Let's not fan the flames

In 1929 – the year of the crash on Wall Street – aircraft accidents killed 61 people, i.e., one death for every 1.6 million kilometres flown.

(From "Horizons" no. 114 September 2017)​​​

The growing disapproval of the public soon led to safer flying: manufacturing and testing improved, vital systems were redundantly duplicated, and maintenance was strictly scheduled. Even psychologists helped improve pilot training by introducing flexible cockpit hierarchies, which improve the chances of survival when a captain is incapacitated. Nearly 90 years later, the rate of fatal aviation accidents is today 10,000 times lower.

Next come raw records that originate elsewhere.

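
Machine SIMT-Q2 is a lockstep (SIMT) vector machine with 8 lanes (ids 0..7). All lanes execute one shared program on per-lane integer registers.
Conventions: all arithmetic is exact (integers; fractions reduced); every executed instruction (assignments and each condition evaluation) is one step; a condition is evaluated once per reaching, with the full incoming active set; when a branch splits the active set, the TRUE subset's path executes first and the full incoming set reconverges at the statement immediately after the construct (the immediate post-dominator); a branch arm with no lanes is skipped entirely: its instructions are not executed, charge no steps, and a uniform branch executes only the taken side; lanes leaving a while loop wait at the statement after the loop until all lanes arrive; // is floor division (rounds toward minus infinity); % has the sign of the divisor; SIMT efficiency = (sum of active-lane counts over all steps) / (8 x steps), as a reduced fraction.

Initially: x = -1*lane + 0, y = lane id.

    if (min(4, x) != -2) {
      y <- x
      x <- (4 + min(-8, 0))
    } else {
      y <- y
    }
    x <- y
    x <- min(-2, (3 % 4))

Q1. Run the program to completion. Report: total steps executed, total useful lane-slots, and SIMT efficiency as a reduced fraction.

Answer: 6 steps, 39 useful, 13/16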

It's not quite the same thing in finance. Crises continue to ravage entire nations with the same intensity. The rate of unemployment in Spain in 2012 – some 25 percent – matches that of the US in the 1930s. "There's a crisis every 10 years", overly keen economists remind us. But it's perplexing to note the fatalism of this industry, given all the time and energy it dedicates to gauging the price of the latest structured investment vehicle: the complex heart of the sector that Warren Buffett calls a "financial weapon of mass destruction".

Given the potentially catastrophic consequences, is it right for finance to carry on in this way? Just like aviation, economics is a science capable of advancement. It must progress first and foremost towards societal relevance, just as it must seriously render the economic system less fragile. The walls between schools of thought must be torn down, and the repeatedly exposed dogmas placed at arm's length, in particular 'efficient markets' and Homo oeconomicus, neither of which actually exist.

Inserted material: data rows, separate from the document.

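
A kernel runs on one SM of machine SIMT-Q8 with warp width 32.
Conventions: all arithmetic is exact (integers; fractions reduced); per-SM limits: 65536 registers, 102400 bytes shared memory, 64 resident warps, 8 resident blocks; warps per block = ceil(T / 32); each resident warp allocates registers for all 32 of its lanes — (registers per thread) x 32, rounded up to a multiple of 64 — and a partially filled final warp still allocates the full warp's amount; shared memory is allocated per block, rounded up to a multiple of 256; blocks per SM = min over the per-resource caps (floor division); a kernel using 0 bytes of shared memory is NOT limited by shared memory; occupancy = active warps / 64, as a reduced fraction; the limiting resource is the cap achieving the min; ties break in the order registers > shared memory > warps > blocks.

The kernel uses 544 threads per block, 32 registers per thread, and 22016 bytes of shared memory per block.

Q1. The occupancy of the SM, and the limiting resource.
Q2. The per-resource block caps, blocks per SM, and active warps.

Answer: occupancy 51/64, limited by registers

registers: 3 blocks
shared memory: 4 blocks
warps: 3 blocks
blocks: 8 blocks

Answer: 3 blocks, 51 active warps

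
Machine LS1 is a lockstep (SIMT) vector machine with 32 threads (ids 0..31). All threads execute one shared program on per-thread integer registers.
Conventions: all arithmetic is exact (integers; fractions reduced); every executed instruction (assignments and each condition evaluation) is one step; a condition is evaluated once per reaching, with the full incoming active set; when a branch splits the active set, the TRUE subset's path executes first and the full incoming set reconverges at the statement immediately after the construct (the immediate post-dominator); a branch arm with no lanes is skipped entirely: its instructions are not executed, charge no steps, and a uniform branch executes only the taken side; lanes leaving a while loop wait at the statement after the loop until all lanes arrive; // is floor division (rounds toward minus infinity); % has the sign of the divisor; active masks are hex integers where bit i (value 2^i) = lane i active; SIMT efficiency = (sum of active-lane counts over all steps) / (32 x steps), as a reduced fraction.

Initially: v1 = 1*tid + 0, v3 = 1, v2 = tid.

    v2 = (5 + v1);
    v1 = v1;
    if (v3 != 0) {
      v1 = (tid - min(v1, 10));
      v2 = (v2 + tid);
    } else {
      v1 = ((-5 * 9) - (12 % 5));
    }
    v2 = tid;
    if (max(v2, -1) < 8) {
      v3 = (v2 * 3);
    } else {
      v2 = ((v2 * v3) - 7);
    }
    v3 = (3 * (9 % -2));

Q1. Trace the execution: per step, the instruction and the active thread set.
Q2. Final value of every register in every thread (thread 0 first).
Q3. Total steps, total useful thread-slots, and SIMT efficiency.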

The challenges are enormous. We must anticipate the impact of both climate change and divestment from fossil fuel economics. There are the demographic shocks and the redistribution of global production to be absorbed. Social and environmental costs will need to be integrated into balance sheets, and alternative growth models developed for a world of finite resources. And given that certain conglomerates have become more powerful than some countries, we must also tackle tax evasion.

To bear this out, education will be critical. Universities craft the elite of tomorrow. We must work towards solving problems and not exacerbating them.